From this figure, £1m will be paid to Marshmallow over the next 14 days.
The case in question has been ongoing – Mulsanne Insurance Company v Marshmallow Financial Services (MFS)/Marshmallow Insurance concerns alleged trade theft secrets and a breach of contract, with MFS allegedly transferring Mulsanne’s customers to its new business branded Marshmallow Insurance.
Marshmallow deals with motor insurance and partnered with Mulsanne before launching its own insurer in January 2021.
By April 2021, Marshmallow had been ordered to disclose its rating tables and underwriting rules as Mulsanne accused the unicorn of stealing “trade secrets” to set up its own insurance arm.
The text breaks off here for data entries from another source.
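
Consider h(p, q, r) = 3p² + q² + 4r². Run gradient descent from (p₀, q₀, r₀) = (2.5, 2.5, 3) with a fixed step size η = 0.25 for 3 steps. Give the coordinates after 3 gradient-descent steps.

∇h = (6p, 2q, 8r)
Step 1: at (2.5, 2.5, 3), ∇h = (15, 5, 24) → (2.5, 2.5, 3) − 0.25·(15, 5, 24) = (-1.25, 1.25, -3)
Step 2: at (-1.25, 1.25, -3), ∇h = (-7.5, 2.5, -24) → (-1.25, 1.25, -3) − 0.25·(-7.5, 2.5, -24) = (0.625, 0.625, 3)
Step 3: at (0.625, 0.625, 3), ∇h = (3.75, 1.25, 24) → (0.625, 0.625, 3) − 0.25·(3.75, 1.25, 24) = (-0.3125, 0.3125, -3)

(-0.3125, 0.3125, -3)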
As a result of the allegations, Mulsanne sought £40m in damages from Marshmallow.
Marshmallow’s co-founder and co-chief executive Alexander Kent-Braham said: “We’re delighted that the judge has decided to award us the majority of costs, in excess of £1.4m, reflecting that almost all of Mulsanne’s claims against us failed.
“This is in addition to the costs Mulsanne has been forced to pay Marshmallow up to this point. The judge recognised that this is no longer a substantial case in financial terms and we expect to recover up to 85% of our costs as part of future proceedings.”
Insurance Times has contacted Mulsanne for further comment.